The CRA Guidance confirms that under the RUTT rules, reporting is required only for uncertain positions relating to tax payable under the ITA. This includes not just Part I tax but all other taxes under the ITA, such as withholding tax payable under Part XIII of the ITA. However, the CRA Guidance helpfully confirms that reporting would not be required for uncertain tax positions in respect of GST/HST, provincial taxes, or any non-Canadian taxes, alleviating a concern that had been identified with the wording of the legislation.
The CRA guidance also confirms that RUTT reporting must be done on an entity-by-entity, non-consolidated basis, even if the “relevant financial statements” reflecting the RUTT are consolidated group statements. Related to this, under the legislation, a corporation is required to report uncertain tax treatments for a taxation year only where it satisfies certain criteria, including that it has at least C$50-million in assets at the end of the financial year that coincides with the taxation year. The CRA Guidance confirms that the C$50-million threshold would apply to each individual corporation.
The CRA Guidance also states that corporations required to report uncertain tax treatments are expected to report their proportionate share of RUTTs of any partnership in which they hold an interest.

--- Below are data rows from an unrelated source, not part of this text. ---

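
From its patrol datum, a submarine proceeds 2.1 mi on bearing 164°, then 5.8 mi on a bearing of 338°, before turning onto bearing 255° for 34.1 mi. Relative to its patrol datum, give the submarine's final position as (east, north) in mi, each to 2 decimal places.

Leg 1 (164°, 2.1 mi): east 2.1 sin 164° = 0.58, north 2.1 cos 164° = -2.02
Leg 2 (338°, 5.8 mi): east 5.8 sin 338° = -2.17, north 5.8 cos 338° = 5.38
Leg 3 (255°, 34.1 mi): east 34.1 sin 255° = -32.94, north 34.1 cos 255° = -8.83
Summing: -34.53 mi east, -5.47 mi north → (-34.53, -5.47).

(-34.53, -5.47)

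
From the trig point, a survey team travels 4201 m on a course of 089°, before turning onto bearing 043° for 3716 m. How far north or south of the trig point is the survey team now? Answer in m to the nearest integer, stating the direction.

Leg 1 (089°, 4201 m): east 4201 sin 89° = 4200.36, north 4201 cos 89° = 73.32
Leg 2 (043°, 3716 m): east 3716 sin 43° = 2534.31, north 3716 cos 43° = 2717.71
Net north component: 2791.03 m.

2791 m north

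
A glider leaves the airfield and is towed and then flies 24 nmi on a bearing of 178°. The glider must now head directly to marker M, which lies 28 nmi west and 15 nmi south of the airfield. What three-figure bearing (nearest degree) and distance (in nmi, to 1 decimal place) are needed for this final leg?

287°, 30.2 nmi

Leg 1 (178°, 24 nmi): east 24 sin 178° = 0.84, north 24 cos 178° = -23.99
Current position: (0.84, -23.99). Target: (-28, -15). Remaining: Δeast = -28.84, Δnorth = 8.99.
Bearing = atan2(-28.84, 8.99) mod 360° = 287.31°; distance = √((-28.84)² + (8.99)²) = 30.205 nmi.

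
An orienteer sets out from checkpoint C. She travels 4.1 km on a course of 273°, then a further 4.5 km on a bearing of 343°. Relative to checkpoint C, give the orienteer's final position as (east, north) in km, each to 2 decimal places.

(-5.41, 4.52)

Leg 1 (273°, 4.1 km): east 4.1 sin 273° = -4.09, north 4.1 cos 273° = 0.21
Leg 2 (343°, 4.5 km): east 4.5 sin 343° = -1.32, north 4.5 cos 343° = 4.30
Summing: -5.41 km east, 4.52 km north → (-5.41, 4.52).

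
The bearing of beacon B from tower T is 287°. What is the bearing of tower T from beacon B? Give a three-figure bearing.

Back-bearing = 287° − 180° = 107°.

107°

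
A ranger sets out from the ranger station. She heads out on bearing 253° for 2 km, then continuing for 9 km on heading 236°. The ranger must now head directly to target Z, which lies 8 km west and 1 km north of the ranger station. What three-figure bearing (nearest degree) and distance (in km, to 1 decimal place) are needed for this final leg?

Leg 1 (253°, 2 km): east 2 sin 253° = -1.91, north 2 cos 253° = -0.58
Leg 2 (236°, 9 km): east 9 sin 236° = -7.46, north 9 cos 236° = -5.03
Current position: (-9.37, -5.62). Target: (-8, 1). Remaining: Δeast = 1.37, Δnorth = 6.62.
Bearing = atan2(1.37, 6.62) mod 360° = 11.73°; distance = √((1.37)² + (6.62)²) = 6.759 km.

012°, 6.8 km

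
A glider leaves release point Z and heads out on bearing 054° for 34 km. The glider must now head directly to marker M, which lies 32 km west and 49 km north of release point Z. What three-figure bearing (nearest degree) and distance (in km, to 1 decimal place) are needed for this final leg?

296°, 66.2 km

Leg 1 (054°, 34 km): east 34 sin 54° = 27.51, north 34 cos 54° = 19.98
Current position: (27.51, 19.98). Target: (-32, 49). Remaining: Δeast = -59.51, Δnorth = 29.02.
Bearing = atan2(-59.51, 29.02) mod 360° = 295.99°; distance = √((-59.51)² + (29.02)²) = 66.204 km.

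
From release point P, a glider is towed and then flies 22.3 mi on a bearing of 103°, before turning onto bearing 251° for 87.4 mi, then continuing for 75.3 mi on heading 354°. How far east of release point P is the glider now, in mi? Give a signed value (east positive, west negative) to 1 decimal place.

Leg 1 (103°, 22.3 mi): east 22.3 sin 103° = 21.73, north 22.3 cos 103° = -5.02
Leg 2 (251°, 87.4 mi): east 87.4 sin 251° = -82.64, north 87.4 cos 251° = -28.45
Leg 3 (354°, 75.3 mi): east 75.3 sin 354° = -7.87, north 75.3 cos 354° = 74.89
Net east component: -68.78 mi.

-68.8 mi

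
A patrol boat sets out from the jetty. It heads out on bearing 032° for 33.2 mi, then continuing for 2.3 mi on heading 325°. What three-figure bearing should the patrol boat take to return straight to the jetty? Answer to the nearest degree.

208°

Leg 1 (032°, 33.2 mi): east 33.2 sin 32° = 17.59, north 33.2 cos 32° = 28.16
Leg 2 (325°, 2.3 mi): east 2.3 sin 325° = -1.32, north 2.3 cos 325° = 1.88
Net displacement: 16.27 east, 30.04 north. Direction back to start is (-16.27, -30.04): bearing = atan2(-16.27, -30.04) mod 360° = 208.45° ≈ 208°.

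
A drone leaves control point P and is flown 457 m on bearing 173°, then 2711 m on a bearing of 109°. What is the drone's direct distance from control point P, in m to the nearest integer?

2940 m

Leg 1 (173°, 457 m): east 457 sin 173° = 55.69, north 457 cos 173° = -453.59
Leg 2 (109°, 2711 m): east 2711 sin 109° = 2563.30, north 2711 cos 109° = -882.62
Net: 2619.00 east, -1336.21 north. Distance = √((2619.00)² + (-1336.21)²) = 2940.168 m.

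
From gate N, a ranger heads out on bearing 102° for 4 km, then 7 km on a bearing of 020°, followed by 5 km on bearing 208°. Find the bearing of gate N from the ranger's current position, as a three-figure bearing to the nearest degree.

251°

Leg 1 (102°, 4 km): east 4 sin 102° = 3.91, north 4 cos 102° = -0.83
Leg 2 (020°, 7 km): east 7 sin 20° = 2.39, north 7 cos 20° = 6.58
Leg 3 (208°, 5 km): east 5 sin 208° = -2.35, north 5 cos 208° = -4.41
Net displacement: 3.96 east, 1.33 north. Direction back to start is (-3.96, -1.33): bearing = atan2(-3.96, -1.33) mod 360° = 251.41° ≈ 251°.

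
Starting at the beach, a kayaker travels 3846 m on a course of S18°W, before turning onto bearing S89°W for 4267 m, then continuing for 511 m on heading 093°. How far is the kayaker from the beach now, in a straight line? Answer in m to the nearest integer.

6211 m

Leg 1 (S18°W, 3846 m): east 3846 sin 198° = -1188.48, north 3846 cos 198° = -3657.76
Leg 2 (S89°W, 4267 m): east 4267 sin 269° = -4266.35, north 4267 cos 269° = -74.47
Leg 3 (093°, 511 m): east 511 sin 93° = 510.30, north 511 cos 93° = -26.74
Net: -4944.53 east, -3758.98 north. Distance = √((-4944.53)² + (-3758.98)²) = 6211.142 m.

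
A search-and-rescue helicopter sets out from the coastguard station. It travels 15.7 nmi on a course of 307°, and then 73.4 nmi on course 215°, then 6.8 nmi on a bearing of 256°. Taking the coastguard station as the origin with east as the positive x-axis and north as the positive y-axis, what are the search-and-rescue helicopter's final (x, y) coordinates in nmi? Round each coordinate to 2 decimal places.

(-61.24, -52.32)

Leg 1 (307°, 15.7 nmi): east 15.7 sin 307° = -12.54, north 15.7 cos 307° = 9.45
Leg 2 (215°, 73.4 nmi): east 73.4 sin 215° = -42.10, north 73.4 cos 215° = -60.13
Leg 3 (256°, 6.8 nmi): east 6.8 sin 256° = -6.60, north 6.8 cos 256° = -1.65
Summing: -61.24 nmi east, -52.32 nmi north → (-61.24, -52.32).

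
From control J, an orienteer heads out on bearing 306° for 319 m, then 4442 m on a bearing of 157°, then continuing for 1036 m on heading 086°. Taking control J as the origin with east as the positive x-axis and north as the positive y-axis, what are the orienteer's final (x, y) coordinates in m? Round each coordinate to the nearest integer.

(2511, -3829)

Leg 1 (306°, 319 m): east 319 sin 306° = -258.08, north 319 cos 306° = 187.50
Leg 2 (157°, 4442 m): east 4442 sin 157° = 1735.63, north 4442 cos 157° = -4088.88
Leg 3 (086°, 1036 m): east 1036 sin 86° = 1033.48, north 1036 cos 86° = 72.27
Summing: 2511.03 m east, -3829.11 m north → (2511, -3829).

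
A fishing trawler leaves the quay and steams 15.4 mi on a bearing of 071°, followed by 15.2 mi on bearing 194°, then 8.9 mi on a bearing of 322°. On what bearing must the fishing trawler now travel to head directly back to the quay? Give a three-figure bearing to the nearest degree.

Leg 1 (071°, 15.4 mi): east 15.4 sin 71° = 14.56, north 15.4 cos 71° = 5.01
Leg 2 (194°, 15.2 mi): east 15.2 sin 194° = -3.68, north 15.2 cos 194° = -14.75
Leg 3 (322°, 8.9 mi): east 8.9 sin 322° = -5.48, north 8.9 cos 322° = 7.01
Net displacement: 5.40 east, -2.72 north. Direction back to start is (-5.40, 2.72): bearing = atan2(-5.40, 2.72) mod 360° = 296.73° ≈ 297°.

297°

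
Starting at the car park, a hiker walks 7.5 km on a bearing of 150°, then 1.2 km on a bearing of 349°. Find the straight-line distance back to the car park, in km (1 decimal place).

Leg 1 (150°, 7.5 km): east 7.5 sin 150° = 3.75, north 7.5 cos 150° = -6.50
Leg 2 (349°, 1.2 km): east 1.2 sin 349° = -0.23, north 1.2 cos 349° = 1.18
Net: 3.52 east, -5.32 north. Distance = √((3.52)² + (-5.32)²) = 6.377 km.

6.4 km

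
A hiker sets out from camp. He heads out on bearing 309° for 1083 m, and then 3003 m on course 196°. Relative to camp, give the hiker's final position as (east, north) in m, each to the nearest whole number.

Leg 1 (309°, 1083 m): east 1083 sin 309° = -841.65, north 1083 cos 309° = 681.55
Leg 2 (196°, 3003 m): east 3003 sin 196° = -827.74, north 3003 cos 196° = -2886.67
Summing: -1669.39 m east, -2205.11 m north → (-1669, -2205).

(-1669, -2205)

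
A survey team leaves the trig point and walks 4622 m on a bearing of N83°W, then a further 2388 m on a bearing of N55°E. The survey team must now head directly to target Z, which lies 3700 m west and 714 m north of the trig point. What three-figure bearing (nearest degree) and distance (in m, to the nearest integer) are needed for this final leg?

Leg 1 (N83°W, 4622 m): east 4622 sin 277° = -4587.55, north 4622 cos 277° = 563.28
Leg 2 (N55°E, 2388 m): east 2388 sin 55° = 1956.14, north 2388 cos 55° = 1369.70
Current position: (-2631.41, 1932.98). Target: (-3700, 714). Remaining: Δeast = -1068.59, Δnorth = -1218.98.
Bearing = atan2(-1068.59, -1218.98) mod 360° = 221.24°; distance = √((-1068.59)² + (-1218.98)²) = 1621.046 m.

221°, 1621 m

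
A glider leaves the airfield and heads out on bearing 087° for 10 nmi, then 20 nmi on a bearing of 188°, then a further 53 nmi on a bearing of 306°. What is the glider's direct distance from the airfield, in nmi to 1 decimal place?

Leg 1 (087°, 10 nmi): east 10 sin 87° = 9.99, north 10 cos 87° = 0.52
Leg 2 (188°, 20 nmi): east 20 sin 188° = -2.78, north 20 cos 188° = -19.81
Leg 3 (306°, 53 nmi): east 53 sin 306° = -42.88, north 53 cos 306° = 31.15
Net: -35.68 east, 11.87 north. Distance = √((-35.68)² + (11.87)²) = 37.598 nmi.

37.6 nmi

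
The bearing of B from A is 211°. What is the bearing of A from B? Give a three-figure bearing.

031°

Back-bearing = 211° − 180° = 031°.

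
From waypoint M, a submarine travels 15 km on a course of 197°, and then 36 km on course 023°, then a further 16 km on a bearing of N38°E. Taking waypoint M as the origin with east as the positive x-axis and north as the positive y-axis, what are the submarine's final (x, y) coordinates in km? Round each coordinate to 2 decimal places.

(19.53, 31.40)

Leg 1 (197°, 15 km): east 15 sin 197° = -4.39, north 15 cos 197° = -14.34
Leg 2 (023°, 36 km): east 36 sin 23° = 14.07, north 36 cos 23° = 33.14
Leg 3 (N38°E, 16 km): east 16 sin 38° = 9.85, north 16 cos 38° = 12.61
Summing: 19.53 km east, 31.40 km north → (19.53, 31.40).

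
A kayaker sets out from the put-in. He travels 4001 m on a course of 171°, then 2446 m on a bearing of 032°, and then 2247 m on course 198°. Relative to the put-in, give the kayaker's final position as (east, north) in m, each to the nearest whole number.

Leg 1 (171°, 4001 m): east 4001 sin 171° = 625.89, north 4001 cos 171° = -3951.74
Leg 2 (032°, 2446 m): east 2446 sin 32° = 1296.18, north 2446 cos 32° = 2074.33
Leg 3 (198°, 2247 m): east 2247 sin 198° = -694.36, north 2247 cos 198° = -2137.02
Summing: 1227.72 m east, -4014.44 m north → (1228, -4014).

(1228, -4014)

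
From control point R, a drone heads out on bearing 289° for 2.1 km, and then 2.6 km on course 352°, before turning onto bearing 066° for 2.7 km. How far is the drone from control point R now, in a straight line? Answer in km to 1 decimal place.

Leg 1 (289°, 2.1 km): east 2.1 sin 289° = -1.99, north 2.1 cos 289° = 0.68
Leg 2 (352°, 2.6 km): east 2.6 sin 352° = -0.36, north 2.6 cos 352° = 2.57
Leg 3 (066°, 2.7 km): east 2.7 sin 66° = 2.47, north 2.7 cos 66° = 1.10
Net: 0.12 east, 4.36 north. Distance = √((0.12)² + (4.36)²) = 4.358 km.

4.4 km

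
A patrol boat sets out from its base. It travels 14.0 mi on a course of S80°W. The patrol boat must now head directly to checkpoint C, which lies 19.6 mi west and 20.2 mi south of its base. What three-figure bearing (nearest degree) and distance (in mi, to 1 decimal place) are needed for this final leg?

Leg 1 (S80°W, 14.0 mi): east 14.0 sin 260° = -13.79, north 14.0 cos 260° = -2.43
Current position: (-13.79, -2.43). Target: (-19.6, -20.2). Remaining: Δeast = -5.81, Δnorth = -17.77.
Bearing = atan2(-5.81, -17.77) mod 360° = 198.11°; distance = √((-5.81)² + (-17.77)²) = 18.696 mi.

198°, 18.7 mi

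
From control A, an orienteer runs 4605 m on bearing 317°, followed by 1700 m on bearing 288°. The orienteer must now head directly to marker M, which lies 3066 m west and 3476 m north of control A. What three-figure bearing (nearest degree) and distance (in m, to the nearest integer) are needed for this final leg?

Leg 1 (317°, 4605 m): east 4605 sin 317° = -3140.60, north 4605 cos 317° = 3367.88
Leg 2 (288°, 1700 m): east 1700 sin 288° = -1616.80, north 1700 cos 288° = 525.33
Current position: (-4757.40, 3893.21). Target: (-3066, 3476). Remaining: Δeast = 1691.40, Δnorth = -417.21.
Bearing = atan2(1691.40, -417.21) mod 360° = 103.86°; distance = √((1691.40)² + (-417.21)²) = 1742.095 m.

104°, 1742 m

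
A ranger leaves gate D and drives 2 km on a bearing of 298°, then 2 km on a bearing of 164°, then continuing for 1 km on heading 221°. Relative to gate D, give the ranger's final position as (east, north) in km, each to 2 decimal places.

Leg 1 (298°, 2 km): east 2 sin 298° = -1.77, north 2 cos 298° = 0.94
Leg 2 (164°, 2 km): east 2 sin 164° = 0.55, north 2 cos 164° = -1.92
Leg 3 (221°, 1 km): east 1 sin 221° = -0.66, north 1 cos 221° = -0.75
Summing: -1.87 km east, -1.74 km north → (-1.87, -1.74).

(-1.87, -1.74)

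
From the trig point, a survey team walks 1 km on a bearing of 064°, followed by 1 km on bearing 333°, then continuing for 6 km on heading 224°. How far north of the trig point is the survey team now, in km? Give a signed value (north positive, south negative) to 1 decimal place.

-3.0 km

Leg 1 (064°, 1 km): east 1 sin 64° = 0.90, north 1 cos 64° = 0.44
Leg 2 (333°, 1 km): east 1 sin 333° = -0.45, north 1 cos 333° = 0.89
Leg 3 (224°, 6 km): east 6 sin 224° = -4.17, north 6 cos 224° = -4.32
Net north component: -2.99 km.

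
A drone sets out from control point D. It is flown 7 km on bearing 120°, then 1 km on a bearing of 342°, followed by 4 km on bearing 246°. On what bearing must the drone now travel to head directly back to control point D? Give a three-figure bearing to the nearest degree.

333°

Leg 1 (120°, 7 km): east 7 sin 120° = 6.06, north 7 cos 120° = -3.50
Leg 2 (342°, 1 km): east 1 sin 342° = -0.31, north 1 cos 342° = 0.95
Leg 3 (246°, 4 km): east 4 sin 246° = -3.65, north 4 cos 246° = -1.63
Net displacement: 2.10 east, -4.18 north. Direction back to start is (-2.10, 4.18): bearing = atan2(-2.10, 4.18) mod 360° = 333.31° ≈ 333°.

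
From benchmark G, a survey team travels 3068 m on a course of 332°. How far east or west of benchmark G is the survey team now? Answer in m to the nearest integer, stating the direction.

Leg 1 (332°, 3068 m): east 3068 sin 332° = -1440.34, north 3068 cos 332° = 2708.88
Net east component: -1440.34 m.

1440 m west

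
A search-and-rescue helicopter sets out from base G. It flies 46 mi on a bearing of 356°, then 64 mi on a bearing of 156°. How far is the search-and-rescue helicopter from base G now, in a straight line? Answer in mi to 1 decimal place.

Leg 1 (356°, 46 mi): east 46 sin 356° = -3.21, north 46 cos 356° = 45.89
Leg 2 (156°, 64 mi): east 64 sin 156° = 26.03, north 64 cos 156° = -58.47
Net: 22.82 east, -12.58 north. Distance = √((22.82)² + (-12.58)²) = 26.059 mi.

26.1 mi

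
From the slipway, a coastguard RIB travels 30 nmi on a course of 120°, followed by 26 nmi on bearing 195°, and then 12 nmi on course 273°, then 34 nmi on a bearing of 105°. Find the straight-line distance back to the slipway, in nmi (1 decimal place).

62.8 nmi

Leg 1 (120°, 30 nmi): east 30 sin 120° = 25.98, north 30 cos 120° = -15.00
Leg 2 (195°, 26 nmi): east 26 sin 195° = -6.73, north 26 cos 195° = -25.11
Leg 3 (273°, 12 nmi): east 12 sin 273° = -11.98, north 12 cos 273° = 0.63
Leg 4 (105°, 34 nmi): east 34 sin 105° = 32.84, north 34 cos 105° = -8.80
Net: 40.11 east, -48.29 north. Distance = √((40.11)² + (-48.29)²) = 62.772 nmi.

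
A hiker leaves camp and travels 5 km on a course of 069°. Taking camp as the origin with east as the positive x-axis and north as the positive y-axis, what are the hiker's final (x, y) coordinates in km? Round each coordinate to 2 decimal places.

(4.67, 1.79)

Leg 1 (069°, 5 km): east 5 sin 69° = 4.67, north 5 cos 69° = 1.79
Summing: 4.67 km east, 1.79 km north → (4.67, 1.79).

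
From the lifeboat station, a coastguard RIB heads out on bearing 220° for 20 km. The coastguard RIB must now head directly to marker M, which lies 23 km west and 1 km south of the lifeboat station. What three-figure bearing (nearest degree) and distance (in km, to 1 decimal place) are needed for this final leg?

325°, 17.5 km

Leg 1 (220°, 20 km): east 20 sin 220° = -12.86, north 20 cos 220° = -15.32
Current position: (-12.86, -15.32). Target: (-23, -1). Remaining: Δeast = -10.14, Δnorth = 14.32.
Bearing = atan2(-10.14, 14.32) mod 360° = 324.69°; distance = √((-10.14)² + (14.32)²) = 17.550 km.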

Finally, the CRA Guidance emphasizes that reporting is required even where the CRA already has full awareness of a RUTT. In particular, the CRA Guidance provides that:
reporting is required in a particular year if that year’s relevant financial statements reflect any RUTT, including ones that relate to prior years’ income, even if such amounts have been reported previously; and
reporting is required for matters already disclosed to the CRA pursuant to the reportable transaction or notifiable transaction regimes, through a notice of objection or an advance income tax ruling, or because the matter is in court proceedings.
However, the CRA Guidance does provide that the disclosure requirement can be satisfied in part by attaching the previously filed document, somewhat streamlining the reporting.
Penalties and Due Diligence Defences
The CRA Guidance indicates that any penalties to be imposed under the mandatory disclosure rules will be subject to approval and oversight by CRA headquarters, and will require a mandatory referral to headquarters in order to be assessed. This is an appropriate and reasonable approach. Hopefully, it will promote consistent application of the potentially severe penalties under the disclosure rules.
The CRA Guidance indicates that the due diligence defence will generally be interpreted in a manner consistent with existing jurisprudence on the due diligence defence for directors’ liability under the ITA. The guidance identifies the following general principles arising from such jurisprudence:
The relevant test is whether the person with the obligation to report exercised the degree of care, diligence and skill that would have been exercised by a reasonably prudent person in comparable circumstances.
The reference to a reasonably prudent person indicates an objective test, informed by the factual aspects and circumstances of the person who was subject to the reporting requirement rather than subjective intent.
Ultimately, whether the due diligence standard has been satisfied in any particular case will be based on the particular facts and circumstances.